AKP Maraş Milletvekili Avni Doğan utanmadan, “Onlar bizi 40 yıldır fişledi, şimdi de biz onları fişliyoruz” diyor ve bu sözler ciddi hiçbir tepki görmüyor. Örneğin bu sözler bazı solcuları hiç rahatsız etmiyor. Oysa biliyoruz ki, bu ülkede islamcılar 50 yıllık Soğuk Savaş döneminde her emperyalist operasyonda rol aldılar, faşist diktatörlüklerin kitle tabanını ve kadro kaynağını oluşturdular. Operasyonlarında yer aldılar. Bütün askeri darbeleri desteklediler.
Bu ülkenin 85 yıllık yakın tarihinde fişlenenler de, baskı ve işkence görenler de, zindanlara atılanlar da hep solcular oldu. Sahi, 12 Mart ve 12 Eylül darbelerinden sonra hapishanelerde kayda değer sayıda hiç İslamcı gören oldu mu? Ya 28 Şubat’ta kaç İslamcı tutuklandı?

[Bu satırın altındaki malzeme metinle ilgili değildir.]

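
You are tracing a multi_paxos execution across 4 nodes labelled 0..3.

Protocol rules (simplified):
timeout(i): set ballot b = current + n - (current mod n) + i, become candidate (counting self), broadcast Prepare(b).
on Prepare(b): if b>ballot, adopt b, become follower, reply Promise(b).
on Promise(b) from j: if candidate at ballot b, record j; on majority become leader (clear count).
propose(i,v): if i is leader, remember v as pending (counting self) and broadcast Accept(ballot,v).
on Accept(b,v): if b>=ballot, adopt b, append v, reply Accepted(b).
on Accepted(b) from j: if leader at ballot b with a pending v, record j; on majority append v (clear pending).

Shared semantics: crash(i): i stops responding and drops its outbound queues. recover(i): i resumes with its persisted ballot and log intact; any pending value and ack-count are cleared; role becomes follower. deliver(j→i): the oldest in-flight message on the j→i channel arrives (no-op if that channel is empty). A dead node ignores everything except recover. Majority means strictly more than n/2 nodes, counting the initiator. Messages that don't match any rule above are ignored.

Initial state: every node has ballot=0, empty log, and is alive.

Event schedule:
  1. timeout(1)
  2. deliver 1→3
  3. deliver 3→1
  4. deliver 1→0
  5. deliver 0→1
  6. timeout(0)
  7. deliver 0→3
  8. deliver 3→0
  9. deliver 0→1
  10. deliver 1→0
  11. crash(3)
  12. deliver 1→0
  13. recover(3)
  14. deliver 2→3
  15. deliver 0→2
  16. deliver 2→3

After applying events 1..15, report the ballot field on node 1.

1. timeout(1):  <1:cand b5 ->
2. deliver 1→3:  <3:foll b5 ->
3. deliver 3→1:  nop
4. deliver 1→0:  <0:foll b5 ->
5. deliver 0→1:  <1:lead b5 ->
6. timeout(0):  <0:cand b8 ->
7. deliver 0→3:  <3:foll b8 ->
8. deliver 3→0:  nop
9. deliver 0→1:  <1:foll b8 ->
10. deliver 1→0:  <0:lead b8 ->
11. crash(3):  <3:✗foll b8 ->
12. deliver 1→0:  nop
13. recover(3):  <3:foll b8 ->
14. deliver 2→3:  nop
15. deliver 0→2:  <2:foll b8 ->

8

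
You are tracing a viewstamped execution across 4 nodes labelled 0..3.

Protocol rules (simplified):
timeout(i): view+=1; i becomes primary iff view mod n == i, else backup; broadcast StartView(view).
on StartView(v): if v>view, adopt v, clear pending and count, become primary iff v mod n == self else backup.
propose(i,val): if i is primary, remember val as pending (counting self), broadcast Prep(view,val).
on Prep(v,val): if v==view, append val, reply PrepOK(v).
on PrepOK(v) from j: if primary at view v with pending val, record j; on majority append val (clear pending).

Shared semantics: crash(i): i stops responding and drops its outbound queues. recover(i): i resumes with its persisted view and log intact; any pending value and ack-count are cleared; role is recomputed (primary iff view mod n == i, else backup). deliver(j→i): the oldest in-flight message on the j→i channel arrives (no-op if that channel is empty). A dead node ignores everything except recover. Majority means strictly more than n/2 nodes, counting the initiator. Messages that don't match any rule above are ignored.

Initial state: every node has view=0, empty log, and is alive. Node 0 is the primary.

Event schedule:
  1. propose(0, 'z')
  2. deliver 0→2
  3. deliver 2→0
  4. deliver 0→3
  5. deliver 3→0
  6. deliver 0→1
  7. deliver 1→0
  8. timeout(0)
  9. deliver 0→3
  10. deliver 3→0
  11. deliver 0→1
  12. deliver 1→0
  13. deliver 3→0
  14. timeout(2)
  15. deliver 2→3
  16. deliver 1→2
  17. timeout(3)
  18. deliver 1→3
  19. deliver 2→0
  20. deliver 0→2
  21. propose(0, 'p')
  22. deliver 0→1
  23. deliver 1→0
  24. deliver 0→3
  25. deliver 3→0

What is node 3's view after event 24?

2

e1 propose(0,'z'): ·
e2 deliver 0→2: 2[back,v=0,z]
e3 deliver 2→0: ·
e4 deliver 0→3: 3[back,v=0,z]
e5 deliver 3→0: 0[prim,v=0,z]
e6 deliver 0→1: 1[back,v=0,z]
e7 deliver 1→0: ·
e8 timeout(0): 0[back,v=1,z]
e9 deliver 0→3: 3[back,v=1,z]
e10 deliver 3→0: ·
e11 deliver 0→1: 1[prim,v=1,z]
e12 deliver 1→0: ·
e13 deliver 3→0: ·
e14 timeout(2): 2[back,v=1,z]
e15 deliver 2→3: ·
e16 deliver 1→2: ·
e17 timeout(3): 3[back,v=2,z]
e18 deliver 1→3: ·
e19 deliver 2→0: ·
e20 deliver 0→2: ·
e21 propose(0,'p'): ·
e22 deliver 0→1: ·
e23 deliver 1→0: ·
e24 deliver 0→3: ·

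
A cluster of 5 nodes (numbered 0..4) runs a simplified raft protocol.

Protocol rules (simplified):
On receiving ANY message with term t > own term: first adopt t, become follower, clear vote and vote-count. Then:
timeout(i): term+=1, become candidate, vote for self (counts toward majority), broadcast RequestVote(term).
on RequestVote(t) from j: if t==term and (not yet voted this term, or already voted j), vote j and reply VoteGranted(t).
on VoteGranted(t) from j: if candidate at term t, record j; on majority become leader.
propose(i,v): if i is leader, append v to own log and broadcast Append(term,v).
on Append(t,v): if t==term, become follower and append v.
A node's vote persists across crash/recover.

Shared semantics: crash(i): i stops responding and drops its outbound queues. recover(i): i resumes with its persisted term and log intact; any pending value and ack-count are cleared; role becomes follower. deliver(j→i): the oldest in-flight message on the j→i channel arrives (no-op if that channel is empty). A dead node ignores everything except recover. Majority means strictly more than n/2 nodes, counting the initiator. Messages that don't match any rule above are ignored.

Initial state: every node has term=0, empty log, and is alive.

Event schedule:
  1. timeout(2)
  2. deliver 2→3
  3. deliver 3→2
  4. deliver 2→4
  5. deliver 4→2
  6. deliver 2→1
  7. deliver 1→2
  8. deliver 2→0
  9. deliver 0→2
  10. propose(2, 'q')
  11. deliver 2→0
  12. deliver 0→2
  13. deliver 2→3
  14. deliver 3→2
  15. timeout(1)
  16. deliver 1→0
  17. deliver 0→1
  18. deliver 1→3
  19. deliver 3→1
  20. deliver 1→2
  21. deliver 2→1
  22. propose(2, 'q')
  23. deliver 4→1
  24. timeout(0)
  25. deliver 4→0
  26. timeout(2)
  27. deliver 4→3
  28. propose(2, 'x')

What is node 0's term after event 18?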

İşte bu yeni tarih kurgusu sürekli tekrar edilerek genel bir kabule dönüştürülmek isteniyor. Öyle ki, 12 Eylül diktatörlüğünün başbakan yardımcısı, darbeyi hazırlayan 24 Ocak neo-liberal ekonomik politikalarının mimarı, cuntaya dahil edilen üç “sivil” den biri olduğu darbeciler tarafından ifşa edilen bir Turgut Özal bile bu ülkenin yakın tarihindeki en büyük demokratlarından biri sayılıyor. Bu duruma yine sosyalistler dışında kimselerden pek bir itiraz gelmiyor.

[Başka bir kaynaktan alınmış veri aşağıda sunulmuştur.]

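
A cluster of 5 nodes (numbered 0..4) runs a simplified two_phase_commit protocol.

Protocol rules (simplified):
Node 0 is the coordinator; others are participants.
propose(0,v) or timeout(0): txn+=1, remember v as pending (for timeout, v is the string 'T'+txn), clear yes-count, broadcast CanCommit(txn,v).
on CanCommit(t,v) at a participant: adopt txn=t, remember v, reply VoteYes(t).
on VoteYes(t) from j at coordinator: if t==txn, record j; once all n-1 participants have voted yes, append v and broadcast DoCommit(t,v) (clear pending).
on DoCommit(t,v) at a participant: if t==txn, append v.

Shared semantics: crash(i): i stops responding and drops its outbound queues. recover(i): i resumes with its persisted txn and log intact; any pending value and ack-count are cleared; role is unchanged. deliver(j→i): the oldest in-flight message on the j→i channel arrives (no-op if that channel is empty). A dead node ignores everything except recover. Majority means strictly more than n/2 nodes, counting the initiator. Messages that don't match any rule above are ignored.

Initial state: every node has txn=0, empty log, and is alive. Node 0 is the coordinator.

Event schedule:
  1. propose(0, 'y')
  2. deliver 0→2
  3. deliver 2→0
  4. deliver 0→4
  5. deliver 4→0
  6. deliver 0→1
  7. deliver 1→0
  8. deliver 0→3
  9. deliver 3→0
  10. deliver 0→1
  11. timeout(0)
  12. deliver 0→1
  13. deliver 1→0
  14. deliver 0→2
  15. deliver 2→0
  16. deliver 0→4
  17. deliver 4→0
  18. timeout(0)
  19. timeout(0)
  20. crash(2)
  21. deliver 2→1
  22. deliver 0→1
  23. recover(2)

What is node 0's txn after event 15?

after 1 — propose(0,'y'): n0:coor/t1/[-]
after 2 — deliver 0→2: n2:part/t1/[-]
after 3 — deliver 2→0: ·
after 4 — deliver 0→4: n4:part/t1/[-]
after 5 — deliver 4→0: ·
after 6 — deliver 0→1: n1:part/t1/[-]
after 7 — deliver 1→0: ·
after 8 — deliver 0→3: n3:part/t1/[-]
after 9 — deliver 3→0: n0:coor/t1/[y]
after 10 — deliver 0→1: n1:part/t1/[y]
after 11 — timeout(0): n0:coor/t2/[y]
after 12 — deliver 0→1: n1:part/t2/[y]
after 13 — deliver 1→0: ·
after 14 — deliver 0→2: n2:part/t1/[y]
after 15 — deliver 2→0: ·

2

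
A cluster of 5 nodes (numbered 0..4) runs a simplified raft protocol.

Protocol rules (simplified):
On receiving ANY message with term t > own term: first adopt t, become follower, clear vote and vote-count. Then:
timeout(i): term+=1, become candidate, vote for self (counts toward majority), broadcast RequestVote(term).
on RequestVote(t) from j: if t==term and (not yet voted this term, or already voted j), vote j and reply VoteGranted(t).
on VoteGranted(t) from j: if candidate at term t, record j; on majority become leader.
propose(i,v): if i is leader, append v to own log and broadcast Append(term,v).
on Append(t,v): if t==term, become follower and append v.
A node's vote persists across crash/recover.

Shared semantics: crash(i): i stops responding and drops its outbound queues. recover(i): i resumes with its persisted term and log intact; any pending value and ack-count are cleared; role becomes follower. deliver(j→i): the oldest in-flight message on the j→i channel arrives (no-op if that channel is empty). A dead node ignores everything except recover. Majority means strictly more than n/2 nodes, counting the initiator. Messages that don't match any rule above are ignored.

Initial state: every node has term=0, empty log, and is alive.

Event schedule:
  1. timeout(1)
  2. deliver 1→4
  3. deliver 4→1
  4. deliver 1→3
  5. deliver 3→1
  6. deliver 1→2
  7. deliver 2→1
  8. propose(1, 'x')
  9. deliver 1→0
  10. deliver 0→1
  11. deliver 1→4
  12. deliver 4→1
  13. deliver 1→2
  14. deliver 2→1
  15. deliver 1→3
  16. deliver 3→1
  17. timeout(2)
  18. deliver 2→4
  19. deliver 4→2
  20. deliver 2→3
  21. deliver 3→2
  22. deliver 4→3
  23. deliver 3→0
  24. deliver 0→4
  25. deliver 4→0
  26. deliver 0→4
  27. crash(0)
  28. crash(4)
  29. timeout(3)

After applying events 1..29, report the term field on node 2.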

Bunun adı çürüme oluyor. Ve çürüme ne kadar yayılırsa, ona karşı direniş ve nefs-i müdafa refleksi de o ölçüde şiddetleniyor. Türkiye entelektüelleri büyük bir ihanetin içinden geçiyor. Tarihe, insanlığa, halka, ülkeye ve kendi hayatlarına karşı bir ihanet…
İhanet ve alçaklık ne kadar derinleşirse, ona karşı isyan da o ölçüde büyüyor.
Soğuk Savaş sonrasında egemen sınıflar bloku içinde ortaya çıkan yön ve program farklılaşması ve bu farklılaşmanın bir sonucu olarak sistemin iki fraksiyonu arasında cereyan eden iktidar mücadelesinde önemli bir tarihsel dönemeç geçilmiş görünüyor. Artık ortada güçleri birbirine denk ya da yakın olan iki kuvvet arasında bir mücadele yok. AKP-Cemaat koalisyonu bütün iktidarı eline geçirmiş durumda. TSK’nın ise bir programı ve hedefi bulunmuyor.
Aydınlanma ve 150 yıllık modernleşme sürecinin bütün kazanımları adım adım tasfiye ediliyor. Bu tasfiye operasyonu solu da içine alarak genişleme eğilimi taşıyor.
Türk burjuvazisi ve onun organik aydınları kendi devrimine ve geleneklerine ihanet ediyor. İnsanlığın ilerici birikimini ve cumhuriyetin kazanımlarını savunacak tek güç olarak ortada sol ve işçi sınıfı, çalışanlar kalıyor.
Bugün Tekel işçileriyle dayanışma içinde olanlar, fiilen bu direnişi destekleyen ve onu ileriye taşımaya çalışanlar, ağırlıklı olarak bu “demokratikleşme” palavrasına pirim vermeyen sosyalist grup, çevre ve kişilerdir. Bu bir tesadüf değildir. Devrimci sosyalistler Tekel işçileriyle birlikte sermayeye, onun iktidarına, kapitalizme ve emperyalizme karşı mücadele etmektedirler. Liberaller ve sol liberaller ise işbirlikçi AKP ve İslamcı Cemaat ile birlikte, artık bir balona dönüşmüş “askeri vesayete” karşı savaşmaktadırlar.